Trial registration: ClinicalTrials.gov NCT02760264 NCT02760277.

Keywords: Duchenne muscular dystrophy (DMD); children; exposure-response; glucocorticoids; pharmacodynamics; vamorolone.

Conflict of interest statement

Declaration of Conflicting Interests:

Drs. Conklin, van den Anker, and Hoffman are part-time employees and own stock in ReveraGen BioPharma. Dr. Jusko receives contract funds from ReveraGen BioPharma. Dr. Clemens receives NIH grant funding directly and via subcontracts from ReveraGen for support of these studies.

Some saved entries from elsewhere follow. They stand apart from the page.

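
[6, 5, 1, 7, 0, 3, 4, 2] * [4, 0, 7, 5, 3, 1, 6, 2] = [6, 1, 0, 2, 4, 5, 3, 7]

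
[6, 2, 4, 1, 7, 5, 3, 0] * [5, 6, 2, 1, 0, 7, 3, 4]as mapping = [0→3, 1→2, 2→0, 3→6, 4→4, 5→7, 6→1, 7→5]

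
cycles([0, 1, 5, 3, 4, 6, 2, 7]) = (2 5 6)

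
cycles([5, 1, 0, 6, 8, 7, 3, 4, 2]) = (0 5 7 4 8 2)(3 6)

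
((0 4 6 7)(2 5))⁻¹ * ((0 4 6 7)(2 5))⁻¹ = (0 6)(4 7)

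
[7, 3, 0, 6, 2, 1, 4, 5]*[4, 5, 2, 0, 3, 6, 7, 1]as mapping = [0→1, 1→0, 2→4, 3→7, 4→2, 5→5, 6→3, 7→6]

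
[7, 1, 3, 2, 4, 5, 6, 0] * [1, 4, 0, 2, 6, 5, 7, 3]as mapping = [0→3, 1→4, 2→2, 3→0, 4→6, 5→5, 6→7, 7→1]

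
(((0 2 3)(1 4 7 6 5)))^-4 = (0 3 2)(1 4 7 6 5)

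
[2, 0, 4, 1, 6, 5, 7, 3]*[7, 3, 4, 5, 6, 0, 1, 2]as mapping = [0→4, 1→7, 2→6, 3→3, 4→1, 5→0, 6→2, 7→5]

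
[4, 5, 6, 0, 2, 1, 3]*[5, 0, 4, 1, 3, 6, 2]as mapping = [0→3, 1→6, 2→2, 3→5, 4→4, 5→0, 6→1]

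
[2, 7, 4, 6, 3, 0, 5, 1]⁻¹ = [5, 7, 0, 4, 2, 6, 3, 1]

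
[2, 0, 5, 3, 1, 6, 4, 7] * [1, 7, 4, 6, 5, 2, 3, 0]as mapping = [0→4, 1→1, 2→2, 3→6, 4→7, 5→3, 6→5, 7→0]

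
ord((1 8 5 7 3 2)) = 6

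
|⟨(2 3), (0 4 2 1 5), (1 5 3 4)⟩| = 720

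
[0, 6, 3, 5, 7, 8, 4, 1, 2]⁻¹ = [0, 7, 8, 2, 6, 3, 1, 4, 5]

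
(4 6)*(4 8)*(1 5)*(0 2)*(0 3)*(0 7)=(0 2 3 7)(1 5)(4 6 8)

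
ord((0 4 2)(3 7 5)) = 3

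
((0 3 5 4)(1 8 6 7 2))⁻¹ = (0 4 5 3)(1 2 7 6 8)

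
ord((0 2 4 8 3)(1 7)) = 10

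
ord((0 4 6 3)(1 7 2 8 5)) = 20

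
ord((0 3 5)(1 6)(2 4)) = 6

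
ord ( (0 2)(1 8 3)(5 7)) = 6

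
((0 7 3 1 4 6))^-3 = (0 1)(3 6)(4 7)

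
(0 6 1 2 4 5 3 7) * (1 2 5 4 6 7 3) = (0 7)(1 5)(2 6)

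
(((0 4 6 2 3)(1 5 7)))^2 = (0 6 3 4 2)(1 7 5)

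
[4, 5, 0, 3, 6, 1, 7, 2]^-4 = [4, 1, 0, 3, 6, 5, 7, 2]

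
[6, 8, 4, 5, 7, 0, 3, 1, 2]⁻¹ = [5, 7, 8, 6, 2, 3, 0, 4, 1]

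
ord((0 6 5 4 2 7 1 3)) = 8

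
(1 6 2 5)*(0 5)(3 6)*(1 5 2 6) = (0 2)(1 3)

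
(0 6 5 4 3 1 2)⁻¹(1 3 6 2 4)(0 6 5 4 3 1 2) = (0 3 2 1 5)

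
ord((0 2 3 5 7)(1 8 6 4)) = 20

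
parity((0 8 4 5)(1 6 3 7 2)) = odd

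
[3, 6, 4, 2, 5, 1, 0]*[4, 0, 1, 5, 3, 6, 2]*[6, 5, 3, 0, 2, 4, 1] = [4, 3, 0, 5, 1, 6, 2]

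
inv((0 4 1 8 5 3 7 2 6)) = (0 6 2 7 3 5 8 1 4)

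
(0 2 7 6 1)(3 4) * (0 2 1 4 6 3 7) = (0 1 2)(3 6 4 7)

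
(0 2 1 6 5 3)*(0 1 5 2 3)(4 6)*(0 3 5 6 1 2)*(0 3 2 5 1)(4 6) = (0 1 6 3 5 2 4)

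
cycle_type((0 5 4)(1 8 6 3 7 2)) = 3.6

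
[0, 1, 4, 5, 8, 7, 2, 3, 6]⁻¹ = [0, 1, 6, 7, 2, 3, 8, 5, 4]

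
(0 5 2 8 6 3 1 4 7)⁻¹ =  (0 7 4 1 3 6 8 2 5)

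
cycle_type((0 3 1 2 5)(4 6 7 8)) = 4.5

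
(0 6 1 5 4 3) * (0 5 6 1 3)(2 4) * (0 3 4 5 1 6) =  (0 6 4 3 1)(2 5)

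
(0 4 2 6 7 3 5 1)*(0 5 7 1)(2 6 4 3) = (0 3 7 2 4 6 1 5)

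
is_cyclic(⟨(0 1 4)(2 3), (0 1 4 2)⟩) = no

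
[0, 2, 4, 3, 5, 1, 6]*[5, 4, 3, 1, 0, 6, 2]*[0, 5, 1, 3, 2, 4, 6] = [4, 3, 0, 5, 6, 2, 1]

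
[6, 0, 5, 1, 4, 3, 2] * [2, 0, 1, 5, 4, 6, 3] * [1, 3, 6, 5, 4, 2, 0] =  [5, 6, 0, 1, 4, 2, 3]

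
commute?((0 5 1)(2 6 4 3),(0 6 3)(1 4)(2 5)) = no:(0 5 1)(2 6 4 3)*(0 6 3)(1 4)(2 5) = (0 2 3 5 4)(1 6),(0 6 3)(1 4)(2 5)*(0 5 1)(2 6 4 3) = (0 4)(1 3 5 6 2)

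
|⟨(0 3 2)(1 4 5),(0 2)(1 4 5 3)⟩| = 360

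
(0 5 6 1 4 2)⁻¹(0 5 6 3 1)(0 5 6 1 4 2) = (1 3 4 5 6)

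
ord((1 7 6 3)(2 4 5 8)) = 4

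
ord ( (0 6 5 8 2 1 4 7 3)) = 9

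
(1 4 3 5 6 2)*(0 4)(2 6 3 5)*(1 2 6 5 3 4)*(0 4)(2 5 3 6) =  (0 1 4 6 3 2 5)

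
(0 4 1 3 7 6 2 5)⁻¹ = (0 5 2 6 7 3 1 4)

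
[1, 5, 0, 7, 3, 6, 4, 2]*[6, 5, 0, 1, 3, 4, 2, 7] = [5, 4, 6, 7, 1, 2, 3, 0]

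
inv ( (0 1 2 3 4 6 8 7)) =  (0 7 8 6 4 3 2 1)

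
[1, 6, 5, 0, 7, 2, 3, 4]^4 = [0, 1, 2, 3, 4, 5, 6, 7]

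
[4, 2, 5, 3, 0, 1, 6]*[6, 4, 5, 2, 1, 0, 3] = [1, 5, 0, 2, 6, 4, 3]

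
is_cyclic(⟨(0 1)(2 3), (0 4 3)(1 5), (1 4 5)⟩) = no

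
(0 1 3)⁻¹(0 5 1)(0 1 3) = (1 5 3)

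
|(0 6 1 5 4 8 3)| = 7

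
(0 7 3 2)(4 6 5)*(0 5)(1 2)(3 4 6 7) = (0 3 1 2 5 6)(4 7)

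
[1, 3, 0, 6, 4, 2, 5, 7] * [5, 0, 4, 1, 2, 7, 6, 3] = [0, 1, 5, 6, 2, 4, 7, 3]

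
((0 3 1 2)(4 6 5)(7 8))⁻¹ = (0 2 1 3)(4 5 6)(7 8)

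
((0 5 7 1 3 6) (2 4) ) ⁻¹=(0 6 3 1 7 5) (2 4) 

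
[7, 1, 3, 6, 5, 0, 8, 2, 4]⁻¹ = [5, 1, 7, 2, 8, 4, 3, 0, 6]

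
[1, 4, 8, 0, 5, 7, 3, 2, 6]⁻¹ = [3, 0, 7, 6, 1, 4, 8, 5, 2]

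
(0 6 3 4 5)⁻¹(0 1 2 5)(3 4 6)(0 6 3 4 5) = (0 6 1 2)(3 4 5)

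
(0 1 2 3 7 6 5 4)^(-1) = (0 4 5 6 7 3 2 1)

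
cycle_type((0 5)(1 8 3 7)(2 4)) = 2^2.4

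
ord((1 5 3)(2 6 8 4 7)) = 15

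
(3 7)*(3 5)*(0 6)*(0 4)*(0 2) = (0 6 4 2) (3 7 5) 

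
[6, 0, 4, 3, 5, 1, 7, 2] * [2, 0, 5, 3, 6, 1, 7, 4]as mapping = [0→7, 1→2, 2→6, 3→3, 4→1, 5→0, 6→4, 7→5]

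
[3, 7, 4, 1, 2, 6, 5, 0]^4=[0, 1, 2, 3, 4, 5, 6, 7]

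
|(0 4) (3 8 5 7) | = 4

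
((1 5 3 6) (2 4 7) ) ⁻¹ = (1 6 3 5) (2 7 4) 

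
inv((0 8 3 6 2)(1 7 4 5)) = (0 2 6 3 8)(1 5 4 7)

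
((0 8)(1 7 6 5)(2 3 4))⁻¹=(0 8)(1 5 6 7)(2 4 3)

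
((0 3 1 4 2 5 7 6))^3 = (0 4 7 3 2 6 1 5)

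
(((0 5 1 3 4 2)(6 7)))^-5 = (0 5 1 3 4 2)(6 7)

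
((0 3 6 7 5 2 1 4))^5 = (0 2 6 4 5 3 1 7)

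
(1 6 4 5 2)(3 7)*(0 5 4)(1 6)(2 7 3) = (0 5 7 2 6)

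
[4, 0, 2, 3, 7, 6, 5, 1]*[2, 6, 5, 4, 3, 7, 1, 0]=[3, 2, 5, 4, 0, 1, 7, 6]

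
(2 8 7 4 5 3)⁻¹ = (2 3 5 4 7 8)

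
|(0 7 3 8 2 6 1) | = 7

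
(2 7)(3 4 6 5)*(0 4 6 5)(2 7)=(0 4 5 3 6)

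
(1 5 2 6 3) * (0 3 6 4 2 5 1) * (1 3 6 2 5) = (0 6 2 4 5 1 3)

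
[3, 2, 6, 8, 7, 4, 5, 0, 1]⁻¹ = [7, 8, 1, 0, 5, 6, 2, 4, 3]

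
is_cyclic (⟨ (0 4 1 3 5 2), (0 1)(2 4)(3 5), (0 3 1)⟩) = no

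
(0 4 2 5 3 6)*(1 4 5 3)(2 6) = (0 5 1 4 6)(2 3)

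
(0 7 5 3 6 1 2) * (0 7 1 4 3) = (0 1 2 7 5)(3 6 4)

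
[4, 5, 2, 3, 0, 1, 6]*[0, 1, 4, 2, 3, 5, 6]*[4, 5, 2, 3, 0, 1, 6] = [3, 1, 0, 2, 4, 5, 6]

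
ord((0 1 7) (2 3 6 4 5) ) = 15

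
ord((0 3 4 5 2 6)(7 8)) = 6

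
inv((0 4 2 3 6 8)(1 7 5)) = (0 8 6 3 2 4)(1 5 7)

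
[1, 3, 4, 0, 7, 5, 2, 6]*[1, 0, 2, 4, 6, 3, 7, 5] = [0, 4, 6, 1, 5, 3, 2, 7]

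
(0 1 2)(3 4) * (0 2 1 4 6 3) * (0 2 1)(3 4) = (0 3 6 4 2 1)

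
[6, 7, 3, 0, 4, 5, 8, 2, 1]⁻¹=[3, 8, 7, 2, 4, 5, 0, 1, 6]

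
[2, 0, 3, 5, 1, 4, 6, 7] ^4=[4, 5, 1, 0, 3, 2, 6, 7] 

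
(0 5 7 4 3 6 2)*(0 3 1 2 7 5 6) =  (0 6 7 4 1 2 3)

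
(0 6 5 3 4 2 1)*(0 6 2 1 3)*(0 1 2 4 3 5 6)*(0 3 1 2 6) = (0 4 6)(1 3)(2 5)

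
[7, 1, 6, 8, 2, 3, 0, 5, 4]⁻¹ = [6, 1, 4, 5, 8, 7, 2, 0, 3]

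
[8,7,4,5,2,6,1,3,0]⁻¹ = [8,6,4,7,2,3,5,1,0]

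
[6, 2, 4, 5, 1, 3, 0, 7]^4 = [0, 2, 4, 3, 1, 5, 6, 7]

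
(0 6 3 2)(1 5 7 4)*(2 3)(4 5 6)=(0 4 1 6 2)(5 7)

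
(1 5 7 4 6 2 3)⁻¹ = (1 3 2 6 4 7 5)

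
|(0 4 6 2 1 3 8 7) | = 8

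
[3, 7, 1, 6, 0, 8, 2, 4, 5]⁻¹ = [4, 2, 6, 0, 7, 8, 3, 1, 5]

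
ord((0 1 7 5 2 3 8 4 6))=9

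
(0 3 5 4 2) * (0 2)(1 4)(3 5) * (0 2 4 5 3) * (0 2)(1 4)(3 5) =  (0 5 4)(1 3 2)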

© 2020, The American College of Clinical Pharmacology.

Figures

Figure 1.

Exposure-response relationship between AUC on day 14 and percent changes of clinical efficacy endpoints from baseline at week 24. The dotted line represents the zero change line. Open circles are observed percent change from baseline and solid lines are population model fittings. Horizontal solid lines on the bottom panels are the range of minimum to maximum AUC values for 0.25 (red), 0.75 (purple), 2 (orange) and 6 mg/kg (green) doses of vamorolone.

Figure 2.

Exposure-response relationship between AUC on day 14 and percent changes of exploratory PD biomarkers from baseline at week 2 demonstrated by percent change in Relative Fluorescence Unites (RFU). Graph metrics are the same as in Figure 1.

Figure 3.

The relationship between Cmax on day 14 and QTcF interval change from baseline (ΔQTcF) at weeks 2 and 24. Dots with different colors reflect dose groups: 0.25 (red); 0.75 (purple); 2 (orange); 6 mg/kg (green).